Chicago

Remedios Varo

Mexican Fine Arts Center Museum

The idiosyncratic and evocative work of Remedios Varo (1908-63) constitutes a superb but little-recognized episode in the history of Surrealism. This exhibition of seventy paintings and drawings, organized by the National Museum of Women in the Arts in Washington, DC (Chicago was its second and final stop), was Varo’s first US retrospective; her long-standing neglect in this country is hard to understand, considering the visual and conceptual elegance and historical relevance of her work. Born and trained in Spain, Varo (with her companion Benjamin Péret) was a member of André Breton’s Surreahst circle in Paris in the late ’30s. Swept up in the European diaspora at the beginning of World War II, Varo and Péret fled to Mexico, where she remained for the rest of her life at the center of an émigré community that remained distinct from Rivera’s and Kahlo’s indigenista school of Mexican modernism.

Like Magritte, Dali, and Ernst, Varo retained a connection to many of the painstaking procedures of traditional academic painting. In her smallish, hyperrefined works, the stage is carefully and logically set, the visual evidence in line with that of the so-called rational world, but this order is then subjected to a whimsical, imaginative, topsy-turvy dislocation. Walls shift in space or become alive; men walk with the aid of their beards; clothes become heads and vice versa; people fly about; and curious forces seem everywhere to compel even more curious people to acts of some charged significance. Varo’s pinched spaces and spiky, elongated figures, as well as her emphasis on the vertical and attention to domestic details, bring to mind fifteenth-century Sienese painting, with its air of tender fables made strange and oddly expectant. In Exploración de las fuentes del rio Orinoco (Exploration of the sources of the Orinoco River), 1959, a slender and highly stylized woman in a tan trench coat navigates a flooded forest in a small, elaborate vessel seemingly constructed from an attenuated waistcoat. Propelled by fragile disembodied wings and ruddered by a fabric bustle, the impassive figure directs her fantastic vehicle through a complex but functional pulley arrangement, gliding toward a small niche where the river’s source reveals itself as an overflowing wineglass. The image reads as a personalized late-medieval fantasy, dreamy and disconnected yet somehow pulled together by the kind of specific articulation and sober conviction that marks all of Varo’s work.

In Mujer saliendo del psicoanalista (Woman leaving the psychoanalyst), 1960, a figure in a very odd green garment steps away from the office of her doctor, identified by a doorplate as Dr. von F.J.A. (an amalgam of Freud, Jung, and Adler, according to Varo’s notes). The woman carries a tiny male head upside down by its long white beard (indicating psychiatry as masculine headshrinking?).

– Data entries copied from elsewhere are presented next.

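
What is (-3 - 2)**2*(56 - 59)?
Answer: -75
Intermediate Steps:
(-3 - 2)**2*(56 - 59) = (-5)**2*(-3) = 25*(-3) = -75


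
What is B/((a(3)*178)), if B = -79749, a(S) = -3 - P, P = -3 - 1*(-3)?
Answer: 26583/178 ≈ 149.34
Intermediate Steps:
P = 0 (P = -3 + 3 = 0)
a(S) = -3 (a(S) = -3 - 1*0 = -3 + 0 = -3)
B/((a(3)*178)) = -79749/((-3*178)) = -79749/(-534) = -79749*(-1/534) = 26583/178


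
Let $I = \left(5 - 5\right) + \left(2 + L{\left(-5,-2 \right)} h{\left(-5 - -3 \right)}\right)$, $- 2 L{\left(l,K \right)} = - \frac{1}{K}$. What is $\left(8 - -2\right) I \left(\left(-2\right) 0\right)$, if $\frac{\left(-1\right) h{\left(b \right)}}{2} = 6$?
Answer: $0$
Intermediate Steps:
$L{\left(l,K \right)} = \frac{1}{2 K}$ ($L{\left(l,K \right)} = - \frac{\left(-1\right) \frac{1}{K}}{2} = \frac{1}{2 K}$)
$h{\left(b \right)} = -12$ ($h{\left(b \right)} = \left(-2\right) 6 = -12$)
$I = 5$ ($I = \left(5 - 5\right) + \left(2 + \frac{1}{2 \left(-2\right)} \left(-12\right)\right) = 0 + \left(2 + \frac{1}{2} \left(- \frac{1}{2}\right) \left(-12\right)\right) = 0 + \left(2 - -3\right) = 0 + \left(2 + 3\right) = 0 + 5 = 5$)
$\left(8 - -2\right) I \left(\left(-2\right) 0\right) = \left(8 - -2\right) 5 \left(\left(-2\right) 0\right) = \left(8 + 2\right) 5 \cdot 0 = 10 \cdot 5 \cdot 0 = 50 \cdot 0 = 0$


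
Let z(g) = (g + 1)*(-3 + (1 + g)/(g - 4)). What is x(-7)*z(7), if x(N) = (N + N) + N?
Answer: 56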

Her mouth is covered by the folds of her robe; a mask-like rearticulation of her eyes and nose appear in her clothing. Psychoanalysis, with its attention to realities behind appearance, looms large in Varo’s images, as do alchemy, astrology, and magic, which are committed to seeking out and uncovering harmonies that extend beyond the palpable toward a logic that seems enhanced by its very unexpectedness. Varo’s work is marked by crystalline bursts of the imagination that offer specific new possibilities, presenting connections and alternatives in a cosmology of fantastic tableaux that always somehow seem perfectly possible.